Development Charges Act, 1997

  • Providing exemptions for second dwelling units in new residential buildings, and the ability to exempt other classes of dwelling units as may be prescribed;
  • Providing for additional services to be included in a development charge by-law as may be prescribed;
  • Eliminating the 10% reduction on capital costs and the 10 year limit on estimating an increase in the need for service;
  • Providing transition periods for municipalities to coordinate development charge by-laws with the passage of community benefit by-laws under the new s. 37 of the Planning Act;
  • Allowing for the payment of development charges in installments over 6 years for:
         o Rental housing development;
         o Institutional development;
         o Industrial development;
         o Commercial development;
         o Non-profit housing development; and
  • Requiring the amount of the charge to be calculated on the date of submission of a planning application.

Education Act

  • Providing for notice to the Minister of an intention to expropriation land;
  • Allowing education development charge revenue to be applied to alternative projects, subject to the Minister’s approval.
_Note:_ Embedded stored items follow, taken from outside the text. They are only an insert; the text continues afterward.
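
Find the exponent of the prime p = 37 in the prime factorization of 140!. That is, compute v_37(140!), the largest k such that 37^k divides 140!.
v_37(140!) = 3

Legendre's formula: v_p(n!) = Σ_{k ≥ 1} ⌊n / p^k⌋. For p = 37, n = 140, the terms are:
  ⌊140/37^1⌋ = ⌊140/37⌋ = 3
(the next term ⌊140/37^2⌋ = 0, terminating the sum). Summing: v_37(140!) = 3 = 3.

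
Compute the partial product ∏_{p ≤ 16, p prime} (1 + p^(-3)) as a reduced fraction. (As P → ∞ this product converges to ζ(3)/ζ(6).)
∏ = 431631936/365525875

The primes p ≤ 16 are [2, 3, 5, 7, 11, 13]. For each, (1 + 1/p^3) = (p^3 + 1)/p^3. Multiplying these fractions over p ∈ [2, 3, 5, 7, 11, 13] gives 431631936/365525875. (In the limit P → ∞ this tends to ζ(3)/ζ(6).)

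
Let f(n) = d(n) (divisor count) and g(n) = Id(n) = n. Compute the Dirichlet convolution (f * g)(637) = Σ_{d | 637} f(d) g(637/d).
(d * Id)(637) = 990

Divisors of 637: [1, 7, 13, 49, 91, 637]. For each d | 637:
  d = 1: d(1) · Id(637/1) = 1 · 637 = 637
  d = 7: d(7) · Id(637/7) = 2 · 91 = 182
  d = 13: d(13) · Id(637/13) = 2 · 49 = 98
  d = 49: d(49) · Id(637/49) = 3 · 13 = 39
  d = 91: d(91) · Id(637/91) = 4 · 7 = 28
  d = 637: d(637) · Id(637/637) = 6 · 1 = 6
Summing: (d * Id)(637) = 637 + 182 + 98 + 39 + 28 + 6 = 990.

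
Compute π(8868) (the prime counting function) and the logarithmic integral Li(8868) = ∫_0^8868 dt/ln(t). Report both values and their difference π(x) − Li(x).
π(8868) = 1106;  Li(8868) ≈ 1122.44;  π(x) − Li(x) ≈ -16.44.

Direct count of primes ≤ 8868 gives π(8868) = 1106. Numerical evaluation of the logarithmic integral gives Li(8868) ≈ 1122.44. The difference π(x) − Li(x) ≈ -16.44 is typically negative for small/moderate x (Li(x) overestimates), though Littlewood's theorem shows this sign changes infinitely often.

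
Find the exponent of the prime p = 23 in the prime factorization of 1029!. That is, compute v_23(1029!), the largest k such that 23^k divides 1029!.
v_23(1029!) = 45

Legendre's formula: v_p(n!) = Σ_{k ≥ 1} ⌊n / p^k⌋. For p = 23, n = 1029, the terms are:
  ⌊1029/23^1⌋ = ⌊1029/23⌋ = 44
  ⌊1029/23^2⌋ = ⌊1029/529⌋ = 1
(the next term ⌊1029/23^3⌋ = 0, terminating the sum). Summing: v_23(1029!) = 44 + 1 = 45.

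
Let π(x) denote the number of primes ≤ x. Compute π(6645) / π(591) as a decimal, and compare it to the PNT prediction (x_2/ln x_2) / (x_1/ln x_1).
π(6645)/π(591) = 856/107 ≈ 8.0000;  PNT prediction ≈ 8.1525.

π(591) = 107 and π(6645) = 856, so π(6645)/π(591) ≈ 8.0000. The PNT-predicted ratio is (6645/ln(6645)) / (591/ln(591)) ≈ 8.1525. The two agree to within a few percent, as expected.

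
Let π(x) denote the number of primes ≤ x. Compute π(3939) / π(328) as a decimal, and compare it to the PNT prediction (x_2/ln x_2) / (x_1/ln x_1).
π(3939)/π(328) = 546/66 ≈ 8.2727;  PNT prediction ≈ 8.4034.

π(328) = 66 and π(3939) = 546, so π(3939)/π(328) ≈ 8.2727. The PNT-predicted ratio is (3939/ln(3939)) / (328/ln(328)) ≈ 8.4034. The two agree to within a few percent, as expected.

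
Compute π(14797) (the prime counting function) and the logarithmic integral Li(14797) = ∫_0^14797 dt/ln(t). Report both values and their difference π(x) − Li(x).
π(14797) = 1734;  Li(14797) ≈ 1755.50;  π(x) − Li(x) ≈ -21.50.

Direct count of primes ≤ 14797 gives π(14797) = 1734. Numerical evaluation of the logarithmic integral gives Li(14797) ≈ 1755.50. The difference π(x) − Li(x) ≈ -21.50 is typically negative for small/moderate x (Li(x) overestimates), though Littlewood's theorem shows this sign changes infinitely often.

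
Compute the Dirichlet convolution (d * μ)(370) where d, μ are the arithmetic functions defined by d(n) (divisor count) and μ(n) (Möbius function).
(d * μ)(370) = 1

Divisors of 370: [1, 2, 5, 10, 37, 74, 185, 370]. For each d | 370:
  d = 1: d(1) · μ(370/1) = 1 · -1 = -1
  d = 2: d(2) · μ(370/2) = 2 · 1 = 2
  d = 5: d(5) · μ(370/5) = 2 · 1 = 2
  d = 10: d(10) · μ(370/10) = 4 · -1 = -4
  d = 37: d(37) · μ(370/37) = 2 · 1 = 2
  d = 74: d(74) · μ(370/74) = 4 · -1 = -4
  d = 185: d(185) · μ(370/185) = 4 · -1 = -4
  d = 370: d(370) · μ(370/370) = 8 · 1 = 8
Summing: (d * μ)(370) = -1 + 2 + 2 + -4 + 2 + -4 + -4 + 8 = 1.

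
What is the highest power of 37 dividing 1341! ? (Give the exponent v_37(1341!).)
v_37(1341!) = 36

Legendre's formula: v_p(n!) = Σ_{k ≥ 1} ⌊n / p^k⌋. For p = 37, n = 1341, the terms are:
  ⌊1341/37^1⌋ = ⌊1341/37⌋ = 36
(the next term ⌊1341/37^2⌋ = 0, terminating the sum). Summing: v_37(1341!) = 36 = 36.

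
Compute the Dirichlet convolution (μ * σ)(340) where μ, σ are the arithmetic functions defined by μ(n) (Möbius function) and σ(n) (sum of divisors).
(μ * σ)(340) = 340

Divisors of 340: [1, 2, 4, 5, 10, 17, 20, 34, 68, 85, 170, 340]. For each d | 340:
  d = 1: μ(1) · σ(340/1) = 1 · 756 = 756
  d = 2: μ(2) · σ(340/2) = -1 · 324 = -324
  d = 4: μ(4) · σ(340/4) = 0 · 108 = 0
  d = 5: μ(5) · σ(340/5) = -1 · 126 = -126
  d = 10: μ(10) · σ(340/10) = 1 · 54 = 54
  d = 17: μ(17) · σ(340/17) = -1 · 42 = -42
  d = 20: μ(20) · σ(340/20) = 0 · 18 = 0
  d = 34: μ(34) · σ(340/34) = 1 · 18 = 18
  d = 68: μ(68) · σ(340/68) = 0 · 6 = 0
  d = 85: μ(85) · σ(340/85) = 1 · 7 = 7
  d = 170: μ(170) · σ(340/170) = -1 · 3 = -3
  d = 340: μ(340) · σ(340/340) = 0 · 1 = 0
Summing: (μ * σ)(340) = 756 + -324 + 0 + -126 + 54 + -42 + 0 + 18 + 0 + 7 + -3 + 0 = 340.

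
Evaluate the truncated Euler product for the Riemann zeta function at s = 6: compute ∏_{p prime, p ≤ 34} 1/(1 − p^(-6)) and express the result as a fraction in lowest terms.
∏ = 21845630847366461901783214359247811231609675/21473219492121468455585352466296495056879616

The primes p ≤ 34 are [2, 3, 5, 7, 11, 13, 17, 19, 23, 29, 31]. For each prime, (1 − 1/p^6)^(-1) = p^6 / (p^6 − 1). The product is (1 − 1/2^6)^(-1), (1 − 1/3^6)^(-1), (1 − 1/5^6)^(-1), (1 − 1/7^6)^(-1), (1 − 1/11^6)^(-1), (1 − 1/13^6)^(-1), (1 − 1/17^6)^(-1), (1 − 1/19^6)^(-1), (1 − 1/23^6)^(-1), (1 − 1/29^6)^(-1), (1 − 1/31^6)^(-1) = ∏ p^6 / (p^6 − 1) = 21845630847366461901783214359247811231609675/21473219492121468455585352466296495056879616.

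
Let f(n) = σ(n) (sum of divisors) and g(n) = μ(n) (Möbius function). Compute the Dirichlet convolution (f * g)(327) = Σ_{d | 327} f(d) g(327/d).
(σ * μ)(327) = 327

Divisors of 327: [1, 3, 109, 327]. For each d | 327:
  d = 1: σ(1) · μ(327/1) = 1 · 1 = 1
  d = 3: σ(3) · μ(327/3) = 4 · -1 = -4
  d = 109: σ(109) · μ(327/109) = 110 · -1 = -110
  d = 327: σ(327) · μ(327/327) = 440 · 1 = 440
Summing: (σ * μ)(327) = 1 + -4 + -110 + 440 = 327.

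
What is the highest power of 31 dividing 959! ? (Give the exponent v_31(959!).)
v_31(959!) = 30

Legendre's formula: v_p(n!) = Σ_{k ≥ 1} ⌊n / p^k⌋. For p = 31, n = 959, the terms are:
  ⌊959/31^1⌋ = ⌊959/31⌋ = 30
(the next term ⌊959/31^2⌋ = 0, terminating the sum). Summing: v_31(959!) = 30 = 30.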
An ‘alternative project’ includes a project, lease or other prescribed measure that would address the need for pupil accommodation and reduce the cost of acquiring land;
  • A board may allocate education development charge revenue towards an alternative project if the Minister is provided with plans related to the project, and the Minister approves the allocation, subject to prescribed criteria; and
  • To allow for a board to enter into an agreement with an owner of land to provide a lease, real property or other prescribed benefit to be used by the board for pupil accommodation in return for not imposing education development charges, subject to the approval of the Minister.

Ontario Heritage Act

  • Providing for ‘prescribed principles’, which shall be considered by a council when exercising its authority under Part IV or V of the Act;
  • Providing for notice to property owners when a property is included in a heritage register;
  • Granting the ability for a property owner to object to the inclusion of a property on the register, which objection shall be considered by council;
  • Imposing a 90 day limitation on the designation of a property after a prescribed event has occurred;
  • Appeals of a notice of intention to designate, amendments to a designating by-law, repealing by-laws and applications to alter a heritage property, are to the Tribunal for a binding decision, whereas objections were previously made to the Conservation Review Board for a non-binding decision;
  • Deeming applications for alteration or demolition to be approved should the municipality fail to make a decision within the specified time period;
  • Providing additional procedures and time periods for the submission and consideration of complete applications to alter a designated property; and
  • Clarification that applications to demolish include the demolition or removal of any of the property’s heritage attributes.

Other Changes

Changes to the Cannabis Control Act, 2017, Conservation Authorities Act, Endangered Species Act, 2007, Environmental Assessment Act, Environmental Protection Act, Labour Relations Act, 1995, Occupational Health and Safety Act and the Workplace Safety and Insurance Act, 1997 are also proposed by Bill 108.

Transition and Next Steps

  • Regulation making powers have been expanded to address transition matters, with a draft transition regulation to be released in the coming weeks; and
  • Additional consultation is also being sought on the Planning Act, Development Charges Act, 1997, and Ontario Heritage Act, which have been posted to the Environmental Registry of Ontario for a 30 day comment period.